Now I am a great believer in considering the opposite of any supposedly inspiring pronouncement, and if the opposite is nonsense then your original statement is likely to be bland or embarrassingly obvious. The opposite of what is cited above is not nonsense. So, in one convoluted sentence, one could make a perfectly good case for having a chain of academically selective schools with didactic teaching models, high fees, socio-economic homogeneity and curricula rooted in national systems, which eschew holistic, experiential education and instead deliver only academics and entrance to Ivy League, Oxbridge and equivalents with an expectation of their alumni becoming high earning professionals. No harm in that, some might say, and the fact that such places thrive in abundance is proof of the model’s popularity.
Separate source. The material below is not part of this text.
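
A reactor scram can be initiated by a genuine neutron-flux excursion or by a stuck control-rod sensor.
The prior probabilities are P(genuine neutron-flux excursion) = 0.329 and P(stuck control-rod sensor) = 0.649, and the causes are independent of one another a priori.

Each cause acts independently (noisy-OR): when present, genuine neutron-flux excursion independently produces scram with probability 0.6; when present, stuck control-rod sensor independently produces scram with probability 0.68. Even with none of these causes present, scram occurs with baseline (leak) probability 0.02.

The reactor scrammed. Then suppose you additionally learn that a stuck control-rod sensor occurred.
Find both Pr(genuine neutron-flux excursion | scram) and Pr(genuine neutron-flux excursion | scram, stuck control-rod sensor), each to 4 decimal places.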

UWC is offering a different map.

Concurrent with the UWC movement’s plan, UWCSEA has embarked on our own new strategy. Many parents and colleagues responded to the stripped down questionnaire we circulated, and the leadership teams are now at work (students groups will follow). Where thinking is completely aligned we will introduce protocols to encourage divergence and play out opposite scenarios. But every strategy needs to start from an axiom, and ours was the Guiding Statements. Our high grade averages are a welcome and happy by-product of something much more important: we will be values driven and holistic. Over the coming months we will be connecting the UWC movement plan to the UWCSEA plan, focused on our particular Singapore context. There will be opportunities for our community to provide further feedback and our plan should be ready for the Board of Governors in March.

But my planning is inspired most by a cartoon I once saw. Two cavemen are staring at the wall of a cave on which one has drawn the famous images of stick men hunting bison. The other caveman says to the artist: “OK, enough of the strategic planning: just get out there and kill something.” Hear, hear. Except we will be waging heavy peace.